Outre mesures est une mise en chantier photographique. Lucie Rocher y poursuit ce désir constant de vouloir faire éclater ses sujets et les matières par lesquelles ils se révèlent et s’assemblent.
Elle expose ici au regard des accidents d’impressions tout autant que des tirages travaillés. Et dans l’acte photographique lui-même, au coeur de ce chantier dé-mesuré, surgissent des tête-à-tête d’images fabriquées et fragmentées, d’oeuvres accidentées et bousculées. S’ouvre une conversation sourde, parfois bruyante, faite des multiples combinaisons entre ces éléments hétéroclites et minutieusement choisis. Dans ces murs, le photographique est un résident toujours temporaire. Il se déplace et s’échappe pour produire une expérience du sensible qui se construit à travers le temps et dans l’espace. Si les dialogues qui en émergent tendent outre mesures vers un état d’équilibre, cet état restera pourtant précaire et utopique.

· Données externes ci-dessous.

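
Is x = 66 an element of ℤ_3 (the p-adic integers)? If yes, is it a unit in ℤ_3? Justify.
x ∈ ℤ_3 but not a unit; v_3(x) = 1 > 0

ℤ_3 = {x ∈ ℚ_3 : v_3(x) ≥ 0} and ℤ_3^× = {x ∈ ℤ_3 : v_3(x) = 0}. Here v_3(66) = v_3(num) − v_3(den) = 1; compare against these criteria.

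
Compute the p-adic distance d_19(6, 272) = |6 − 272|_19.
d_19(6, 272) = 1/19

Step 1 — x − y = 6 − 272 = -266. Step 2 — v_19(-266) = 1 (factor: -266 = −(19^1 · 14); the sign does not affect v_p). Step 3 — |x − y|_19 = 19^{-1} = 1/19.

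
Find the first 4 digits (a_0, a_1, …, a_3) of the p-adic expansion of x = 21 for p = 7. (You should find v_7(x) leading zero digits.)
(a_0, …, a_3) = (0, 3, 0, 0)

v_7(21) = 1, so a_0 = ... = a_0 = 0. Factor out: x = 7^1 · u with u = 3 a unit in ℤ_7. Expand u iteratively via a_{v+i} = u_i mod 7, u_{i+1} = (u_i − a_{v+i})/7:
  u_0 = 3;  a_1 = 3;  u_1 = (u_0 − 3)/7 = 0
  u_1 = 0;  a_2 = 0;  u_2 = (u_1 − 0)/7 = 0
  u_2 = 0;  a_3 = 0;  u_3 = (u_2 − 0)/7 = 0
Digits: (0, 3, 0, 0).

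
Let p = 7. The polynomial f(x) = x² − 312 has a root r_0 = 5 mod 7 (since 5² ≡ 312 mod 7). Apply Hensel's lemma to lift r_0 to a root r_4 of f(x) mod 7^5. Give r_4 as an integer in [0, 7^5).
r_4 = 2861 (mod 16807)

Hensel's recurrence: r_{i+1} = r_i − f(r_i)·(f′(r_i))^{-1} mod 7^{i+2}, with f′(x) = 2x. Iterate:
  r_0 = 5 (mod 7)
  r_1 = 19 (mod 49)
  r_2 = 117 (mod 343)
  r_3 = 460 (mod 2401)
  r_4 = 2861 (mod 16807)
Final: r_4 = 2861, and one checks f(r_4) ≡ 0 mod 7^5.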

Afin que la stabilité n’advienne pas, que l’accrochage reste fragile.
Les Outre mesures de Lucie Rocher proposent de dépasser le quantifiable et l’observable pour donner au réel deux poids, deux mesures. Si elles s’annoncent au pluriel, elles poursuivent pourtant, en solitaire, une traversée au-delà du reconnaissable. Outre est ainsi une invitation à aller plus loin, au-delà d’une mesure, d’une norme, d’une convention, d’une limite.
Afin de ne jamais enfermer l’image photographique sur ses quatre côtés.
Ventilateurs, projecteurs de diapositives, mobilier non-fonctionnel ou encore matières laissées à l’état brut sont mobilisés pour placer l’image en situation de déséquilibre. Bougeant et s’échappant de son cadre ou de sa structure d’accueil, elle déplace les normes usuelles d’accrochage et de présentation de la photographie. Chaque pièce devient alors ponctuation, livrant une variation temporaire d’elle-même.
Afin que l’angle adopté ne soit jamais entièrement droit, qu’oscille la ligne d’horizon.
Issues de situations – heureuses ou non – rencontrées dans l’atelier, l’artiste reprend le contrôle de ses images. Durant le processus d’apparition de ses sujets, elle n’abandonne pas ses formes au hasard et elle en détermine à nouveau le tracé, le devenir, en faisant le choix de tout (nous) montrer, sans hiérarchie ni distance entre les éléments qui composent et révèlent les différentes étapes de son processus.
Afin de donner voix autant à ce qui a fonctionné, qu’à ce qui a peut-être échoué.
Les matériaux bruts, photographies, outils de fabrication, boîte à archives deviennent les narrateurs d’une histoire en cours dont la trame commune confirme cette attention que l’artiste leur a portée. Né dans l’atelier, le sens des anecdotes vécues et des artefacts obtenus forment les facettes d’un chantier toujours éphémère.
Afin de faire le pari constant qu’un jour un équilibre sera trouvé.
L’interrogation de la matérialité de l’image y est permanente et portée par l’écho entre les œuvres, conçu comme des allers-retours entre les diverses époques du médium photographique. Une photographie de couleur sépia prise pendant le montage de l’exposition; des photogrammes d’un disque dur dysfonctionnel; des apparitions de pixels colorés provenant d’un fichier inconnu; des diapositives retraçant sur plusieurs années des accrochages en atelier; des objets de vision empruntés à la chambre noire s’assemblant entre eux pour former une constellation : ils sont autant d’indices qui font de la plasticité du photographique une donnée où le temps ne peut jamais se figer entièrement. Bien au contraire, il est pris lui aussi comme un matériau qui nous entraîne dans un unique mouvement répété, continu et global.
Afin que chaque pièce soit un point de départ possible.
Au spectateur sont laissées l’articulation, la cohérence, la perspective de l’ensemble. Il sera désormais le vecteur de nouveaux repères : à lui de s’emparer de leur présence persistante et résistante, à lui de s’imprégner des résonances, de ces conversations passagères rendues paradoxalement audibles par la photographie.
Afin que ce qui résiste à la vue évidente, ce qui apparaît dans le faisceau de ces “erreurs heureuses” puisse annoncer une réalité autrement mesurable.